Time Period3 Months [change]
DirectionMoves Together 
StrengthInsignificant
Accuracy100.0%
ValuesDaily Returns

Symphony Environmental Technol  vs.  Schweiter Technologies AG

 Performance 
       Timeline  
Symphony Environmental 

Risk-Adjusted Performance

0 of 100

 
Weak
 
Strong
Very Weak
Over the last 90 days Symphony Environmental Technologies has generated negative risk-adjusted returns adding no value to investors with long positions. In spite of rather sound technical and fundamental indicators, Symphony Environmental is not utilizing all of its potentials. The newest stock price tumult, may contribute to shorter-term losses for the shareholders.
Schweiter Technologies 

Risk-Adjusted Performance

3 of 100

 
Weak
 
Strong
Insignificant
Compared to the overall equity markets, risk-adjusted returns on investments in Schweiter Technologies AG are ranked lower than 3 (%) of all global equities and portfolios over the last 90 days. In spite of comparatively unsteady basic indicators, Schweiter Technologies may actually be approaching a critical reversion point that can send shares even higher in January 2025.

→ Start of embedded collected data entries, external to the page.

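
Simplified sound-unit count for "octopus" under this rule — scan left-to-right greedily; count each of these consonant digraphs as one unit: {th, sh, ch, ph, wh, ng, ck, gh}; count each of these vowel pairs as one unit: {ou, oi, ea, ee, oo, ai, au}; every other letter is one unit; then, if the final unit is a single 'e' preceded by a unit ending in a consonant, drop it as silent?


Word: "octopus" (7 letters)
Left-to-right scan:
  1. 'o' (letter)
  2. 'c' (letter)
  3. 't' (letter)
  4. 'o' (letter)
  5. 'p' (letter)
  6. 'u' (letter)
  7. 's' (letter)
Units from scan: 7
Sound units = 7 units


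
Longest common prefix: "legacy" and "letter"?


Word 1: "legacy"
Word 2: "letter"
Comparing from start:
  Pos 0: 'l' == 'l'
  Pos 1: 'e' == 'e'
  Pos 2: 'g' != 't' (stop)
LCP = "le" (length 2)


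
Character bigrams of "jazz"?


Word: "jazz" (length 4)
Number of bigrams = 4 - 2 + 1 = 3
  Position 0: "ja"
  Position 1: "az"
  Position 2: "zz"
Bigrams = "ja", "az", "zz"


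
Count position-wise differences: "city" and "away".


Comparing character by character (same length = 4):
  Pos 0: 'c' vs 'a' !=
  Pos 1: 'i' vs 'w' !=
  Pos 2: 't' vs 'a' !=
  Pos 3: 'y' vs 'y' =
Hamming distance = 3


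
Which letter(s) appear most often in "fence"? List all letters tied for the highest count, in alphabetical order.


Word: "fence"
Letter counts:
  'c': 1
  'e': 2
  'f': 1
  'n': 1
Maximum count = 2
Most frequent = 'e' (2 times each)


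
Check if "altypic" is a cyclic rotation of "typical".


Word: "typical", Candidate: "altypic"
Method: check if candidate is substring of word+word
"typicaltypical" contains "altypic"? Yes
Is rotation = Yes


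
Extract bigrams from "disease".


Word: "disease" (length 7)
Number of bigrams = 7 - 2 + 1 = 6
  Position 0: "di"
  Position 1: "is"
  Position 2: "se"
  Position 3: "ea"
  Position 4: "as"
  Position 5: "se"
Bigrams = "di", "is", "se", "ea", "as", "se"


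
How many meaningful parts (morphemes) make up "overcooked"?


Word: "overcooked"
Morphemes: over- + cook + -ed
Each morpheme carries meaning
= 3 morphemes


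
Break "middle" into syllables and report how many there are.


Word: "middle"
Syllable breakdown: mid / dle
Counting: 2 parts
= 2 syllables


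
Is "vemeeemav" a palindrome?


Word: "vemeeemav"
Reversed: "vameeemev"
Forward == Backward? vemeeemav != vameeemev
Palindrome = No


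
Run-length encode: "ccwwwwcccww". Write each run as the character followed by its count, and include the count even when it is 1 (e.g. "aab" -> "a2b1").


String: "ccwwwwcccww"
Scanning for consecutive runs:
  'c' x 2
  'w' x 4
  'c' x 3
  'w' x 2
RLE = "c2w4c3w2"


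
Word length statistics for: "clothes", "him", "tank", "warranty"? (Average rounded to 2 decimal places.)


Lengths: "clothes"=7, "him"=3, "tank"=4, "warranty"=8
Sum = 22, Count = 4
Average = 22/4 = 5.50
= avg=5.50, min=3, max=8


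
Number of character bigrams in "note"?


Word: "note" (length 4)
Number of 2-grams = length - 2 + 1 = 4 - 2 + 1
= 3


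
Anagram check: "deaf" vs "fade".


Word 1: "deaf" → sorted: adef
Word 2: "fade" → sorted: adef
Same letters? adef == adef
Anagram = Yes


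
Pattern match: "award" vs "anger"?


Pattern of "award": [0, 1, 0, 2, 3]
Pattern of "anger": [0, 1, 2, 3, 4]
Patterns do not match
Same pattern = No


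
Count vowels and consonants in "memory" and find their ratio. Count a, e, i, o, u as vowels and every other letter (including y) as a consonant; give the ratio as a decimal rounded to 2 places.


Word: "memory"
Vowels (a,e,i,o,u): 2
Consonants: 4
Ratio = 2/4
= 0.50


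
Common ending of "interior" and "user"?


Word 1: "interior"
Word 2: "user"
Comparing from end:
  Pos -1: 'r' == 'r'
  Pos -2: 'o' != 'e' (stop)
LCS = "r" (length 1)


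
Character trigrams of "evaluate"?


Word: "evaluate" (length 8)
Number of trigrams = 8 - 3 + 1 = 6
  Position 0: "eva"
  Position 1: "val"
  Position 2: "alu"
  Position 3: "lua"
  Position 4: "uat"
  Position 5: "ate"
Trigrams = "eva", "val", "alu", "lua", "uat", "ate"


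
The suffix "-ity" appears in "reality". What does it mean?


Suffix: -ity
Example: reality = real + -ity
Meaning = quality of


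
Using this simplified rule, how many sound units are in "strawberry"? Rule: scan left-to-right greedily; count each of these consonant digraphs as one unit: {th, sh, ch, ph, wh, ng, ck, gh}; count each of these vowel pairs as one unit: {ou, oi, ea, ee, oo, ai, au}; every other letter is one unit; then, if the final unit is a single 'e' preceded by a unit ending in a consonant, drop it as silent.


Word: "strawberry" (10 letters)
Left-to-right scan:
  (1) 's' (letter)
  (2) 't' (letter)
  (3) 'r' (letter)
  (4) 'a' (letter)
  (5) 'w' (letter)
  (6) 'b' (letter)
  (7) 'e' (letter)
  (8) 'r' (letter)
  (9) 'r' (letter)
  (10) 'y' (letter)
Units from scan: 10
Sound units = 10 units


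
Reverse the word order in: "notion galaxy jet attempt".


Original: "notion galaxy jet attempt"
Words (1..n): notion | galaxy | jet | attempt
Reversed (n..1): attempt | jet | galaxy | notion
Result = "attempt jet galaxy notion"


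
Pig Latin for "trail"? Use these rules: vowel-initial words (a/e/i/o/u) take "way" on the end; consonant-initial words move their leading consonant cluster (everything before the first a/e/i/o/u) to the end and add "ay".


Word: "trail"
Starts with consonant(s) → move to end, add 'ay'
Consonant cluster: "tr"
Pig Latin = "ailtray"


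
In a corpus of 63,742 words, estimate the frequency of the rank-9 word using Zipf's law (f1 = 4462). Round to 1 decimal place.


Zipf's law: f(r) = f(1) / r
f(1) = 4462
f(9) = 4462 / 9
= 495.8 occurrences


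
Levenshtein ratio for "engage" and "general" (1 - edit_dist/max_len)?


Word 1: "engage" (length 6)
Word 2: "general" (length 7)
One optimal edit sequence:
  1. insert 'g'  (+1)
  2. keep 'e'
  3. keep 'n'
  4. substitute 'g' -> 'e'  (+1)
  5. substitute 'a' -> 'r'  (+1)
  6. substitute 'g' -> 'a'  (+1)
  7. substitute 'e' -> 'l'  (+1)
Edit distance = 5
Max length = max(6, 7) = 7
Similarity = 1 - 5/7
= 0.2857


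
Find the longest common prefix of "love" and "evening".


Word 1: "love"
Word 2: "evening"
Comparing from start:
  Pos 0: 'l' != 'e' (stop)
LCP = "" (length 0)


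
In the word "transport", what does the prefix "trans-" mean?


Prefix: trans-
Example: transport (trans- + port)
Meaning = across


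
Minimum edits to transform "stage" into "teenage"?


Word 1: "stage" (length 5)
Word 2: "teenage" (length 7)
One optimal edit sequence (insert/delete/substitute each cost 1):
  1. insert 't'  (+1)
  2. insert 'e'  (+1)
  3. substitute 's' -> 'e'  (+1)
  4. substitute 't' -> 'n'  (+1)
  5. keep 'a'
  6. keep 'g'
  7. keep 'e'
Total edit operations: 4
Edit distance = 4


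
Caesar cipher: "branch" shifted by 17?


Word: "branch"
Shift: 17
Each letter → (letter + shift) mod 26:
  'b' (1) + 17 = 18 → 's'
  'r' (17) + 17 = 8 → 'i'
  'a' (0) + 17 = 17 → 'r'
  'n' (13) + 17 = 4 → 'e'
  'c' (2) + 17 = 19 → 't'
  'h' (7) + 17 = 24 → 'y'
Result = "sirety"


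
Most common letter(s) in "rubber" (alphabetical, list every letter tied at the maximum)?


Word: "rubber"
Letter counts:
  'b': 2
  'e': 1
  'r': 2
  'u': 1
Maximum count = 2
Most frequent = 'b', 'r' (2 times each)


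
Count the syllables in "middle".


Word: "middle"
Syllable breakdown: mid · dle
Counting: 2 parts
= 2 syllables


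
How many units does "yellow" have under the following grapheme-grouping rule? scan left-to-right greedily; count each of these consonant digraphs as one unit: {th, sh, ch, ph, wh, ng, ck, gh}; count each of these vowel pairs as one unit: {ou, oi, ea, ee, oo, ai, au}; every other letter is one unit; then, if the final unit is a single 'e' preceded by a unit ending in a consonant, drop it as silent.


Word: "yellow" (6 letters)
Left-to-right scan:
  1. 'y' (letter)
  2. 'e' (letter)
  3. 'l' (letter)
  4. 'l' (letter)
  5. 'o' (letter)
  6. 'w' (letter)
Units from scan: 6
Sound units = 6 units


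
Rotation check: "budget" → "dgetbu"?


Word: "budget", Candidate: "dgetbu"
Method: check if candidate is substring of word+word
"budgetbudget" contains "dgetbu"? Yes
Is rotation = Yes


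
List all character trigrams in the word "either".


Word: "either" (length 6)
Number of trigrams = 6 - 3 + 1 = 4
  Position 0: "eit"
  Position 1: "ith"
  Position 2: "the"
  Position 3: "her"
Trigrams = "eit", "ith", "the", "her"


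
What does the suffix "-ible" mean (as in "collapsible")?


Suffix: -ible
Example: collapsible (collapse + -ible, with a spelling change)
Meaning = capable of


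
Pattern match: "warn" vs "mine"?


Pattern of "warn": [0, 1, 2, 3]
Pattern of "mine": [0, 1, 2, 3]
Patterns match
Same pattern = Yes


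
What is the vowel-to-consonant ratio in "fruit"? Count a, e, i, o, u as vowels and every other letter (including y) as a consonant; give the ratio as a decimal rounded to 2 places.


Word: "fruit"
Vowels (a,e,i,o,u): 2
Consonants: 3
Ratio = 2/3
= 0.67


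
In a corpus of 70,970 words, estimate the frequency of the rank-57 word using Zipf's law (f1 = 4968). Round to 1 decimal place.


Zipf's law: f(r) = f(1) / r
f(1) = 4968
f(57) = 4968 / 57
= 87.2 occurrences


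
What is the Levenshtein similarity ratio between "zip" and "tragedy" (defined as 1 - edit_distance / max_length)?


Word 1: "zip" (length 3)
Word 2: "tragedy" (length 7)
One optimal edit sequence:
  1. insert 't'  (+1)
  2. insert 'r'  (+1)
  3. insert 'a'  (+1)
  4. insert 'g'  (+1)
  5. substitute 'z' -> 'e'  (+1)
  6. substitute 'i' -> 'd'  (+1)
  7. substitute 'p' -> 'y'  (+1)
Edit distance = 7
Max length = max(3, 7) = 7
Similarity = 1 - 7/7
= 0.0000


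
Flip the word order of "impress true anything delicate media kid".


Original: "impress true anything delicate media kid"
Words (1..n): impress | true | anything | delicate | media | kid
Reversed (n..1): kid | media | delicate | anything | true | impress
Result = "kid media delicate anything true impress"


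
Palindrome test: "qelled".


Word: "qelled"
Reversed: "delleq"
Forward == Backward? qelled != delleq
Palindrome = No


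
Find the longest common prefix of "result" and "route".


Word 1: "result"
Word 2: "route"
Comparing from start:
  Pos 0: 'r' == 'r'
  Pos 1: 'e' != 'o' (stop)
LCP = "r" (length 1)


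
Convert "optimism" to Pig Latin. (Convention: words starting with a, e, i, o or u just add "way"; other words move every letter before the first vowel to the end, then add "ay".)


Word: "optimism"
Starts with vowel → add 'way'
Pig Latin = "optimismway"


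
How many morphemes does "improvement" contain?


Word: "improvement"
Morphemes: improve + -ment
Each morpheme carries meaning
= 2 morphemes


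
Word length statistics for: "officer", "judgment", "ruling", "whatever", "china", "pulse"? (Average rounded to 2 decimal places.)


Lengths: "officer"=7, "judgment"=8, "ruling"=6, "whatever"=8, "china"=5, "pulse"=5
Sum = 39, Count = 6
Average = 39/6 = 6.50
= avg=6.50, min=5, max=8


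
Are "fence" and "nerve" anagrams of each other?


Word 1: "fence" → sorted: ceefn
Word 2: "nerve" → sorted: eenrv
Same letters? ceefn != eenrv
Anagram = No


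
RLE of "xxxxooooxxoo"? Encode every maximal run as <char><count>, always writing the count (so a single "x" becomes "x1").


String: "xxxxooooxxoo"
Scanning for consecutive runs:
  'x' x 4
  'o' x 4
  'x' x 2
  'o' x 2
RLE = "x4o4x2o2"


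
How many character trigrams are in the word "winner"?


Word: "winner" (length 6)
Number of 3-grams = length - 3 + 1 = 6 - 3 + 1
= 4


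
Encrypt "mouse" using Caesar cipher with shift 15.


Word: "mouse"
Shift: 15
Each letter → (letter + shift) mod 26:
  'm' (12) + 15 = 1 → 'b'
  'o' (14) + 15 = 3 → 'd'
  'u' (20) + 15 = 9 → 'j'
  's' (18) + 15 = 7 → 'h'
  'e' (4) + 15 = 19 → 't'
Result = "bdjht"


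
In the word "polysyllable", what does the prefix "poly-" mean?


Prefix: poly-
Example: polysyllable (poly- + syllable)
Meaning = many


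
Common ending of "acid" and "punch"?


Word 1: "acid"
Word 2: "punch"
Comparing from end:
  Pos -1: 'd' != 'h' (stop)
LCS = "" (length 0)


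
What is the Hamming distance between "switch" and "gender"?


Comparing character by character (same length = 6):
  Pos 0: 's' vs 'g' !=
  Pos 1: 'w' vs 'e' !=
  Pos 2: 'i' vs 'n' !=
  Pos 3: 't' vs 'd' !=
  Pos 4: 'c' vs 'e' !=
  Pos 5: 'h' vs 'r' !=
Hamming distance = 6


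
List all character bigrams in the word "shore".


Word: "shore" (length 5)
Number of bigrams = 5 - 2 + 1 = 4
  Position 0: "sh"
  Position 1: "ho"
  Position 2: "or"
  Position 3: "re"
Bigrams = "sh", "ho", "or", "re"


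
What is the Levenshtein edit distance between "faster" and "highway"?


Word 1: "faster" (length 6)
Word 2: "highway" (length 7)
One optimal edit sequence (insert/delete/substitute each cost 1):
  1. insert 'h'  (+1)
  2. substitute 'f' -> 'i'  (+1)
  3. substitute 'a' -> 'g'  (+1)
  4. substitute 's' -> 'h'  (+1)
  5. substitute 't' -> 'w'  (+1)
  6. substitute 'e' -> 'a'  (+1)
  7. substitute 'r' -> 'y'  (+1)
Total edit operations: 7
Edit distance = 7


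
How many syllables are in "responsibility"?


Word: "responsibility"
Syllable breakdown: re | spon | si | bil | i | ty
Counting: 6 parts
= 6 syllables


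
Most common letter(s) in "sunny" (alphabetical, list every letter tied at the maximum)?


Word: "sunny"
Letter counts:
  'n': 2
  's': 1
  'u': 1
  'y': 1
Maximum count = 2
Most frequent = 'n' (2 times each)


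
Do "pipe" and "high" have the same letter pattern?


Pattern of "pipe": [0, 1, 0, 2]
Pattern of "high": [0, 1, 2, 0]
Patterns do not match
Same pattern = No


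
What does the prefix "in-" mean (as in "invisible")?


Prefix: in-
As in: invisible -> in- + visible
Meaning = not / into


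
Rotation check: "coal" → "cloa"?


Word: "coal", Candidate: "cloa"
Method: check if candidate is substring of word+word
"coalcoal" contains "cloa"? No
Is rotation = No


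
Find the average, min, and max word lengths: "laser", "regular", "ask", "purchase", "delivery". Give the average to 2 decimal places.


Lengths: "laser"=5, "regular"=7, "ask"=3, "purchase"=8, "delivery"=8
Sum = 31, Count = 5
Average = 31/5 = 6.20
= avg=6.20, min=3, max=8


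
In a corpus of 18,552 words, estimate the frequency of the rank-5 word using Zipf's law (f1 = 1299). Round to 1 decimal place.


Zipf's law: f(r) = f(1) / r
f(1) = 1299
f(5) = 1299 / 5
= 259.8 occurrences


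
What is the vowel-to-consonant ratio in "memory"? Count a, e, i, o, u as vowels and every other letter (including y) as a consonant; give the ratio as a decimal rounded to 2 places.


Word: "memory"
Vowels (a,e,i,o,u): 2
Consonants: 4
Ratio = 2/4
= 0.50


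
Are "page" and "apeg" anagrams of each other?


Word 1: "page" → sorted: aegp
Word 2: "apeg" → sorted: aegp
Same letters? aegp == aegp
Anagram = Yes


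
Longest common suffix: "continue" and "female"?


Word 1: "continue"
Word 2: "female"
Comparing from end:
  Pos -1: 'e' == 'e'
  Pos -2: 'u' != 'l' (stop)
LCS = "e" (length 1)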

Symphony Environmental and Schweiter Technologies Volatility Contrast

   Predicted Return Density   
       Returns  

Pair Trading with Symphony Environmental and Schweiter Technologies

The main advantage of trading using opposite Symphony Environmental and Schweiter Technologies positions is that it hedges away some unsystematic risk. Because of two separate transactions, even if Symphony Environmental position performs unexpectedly, Schweiter Technologies can make up some of the losses. Pair trading also minimizes risk from directional movements in the market. For example, if an entire industry or sector drops because of unexpected headlines, the short position in Schweiter Technologies will offset losses from the drop in Schweiter Technologies' long position.
The idea behind Symphony Environmental Technologies and Schweiter Technologies AG pairs trading is to make the combined position market-neutral, meaning the overall market's direction will not affect its win or loss (or potential downside or upside). This can be achieved by designing a pairs trade with two highly correlated stocks or equities that operate in a similar space or sector, making it possible to obtain profits through simple and relatively low-risk investment.
Check out your portfolio center.
Note that this page's information should be used as a complementary analysis to find the right mix of equity instruments to add to your existing portfolios or create a brand new portfolio. You can also try the Portfolio Optimization module to compute new portfolio that will generate highest expected return given your specified tolerance for risk.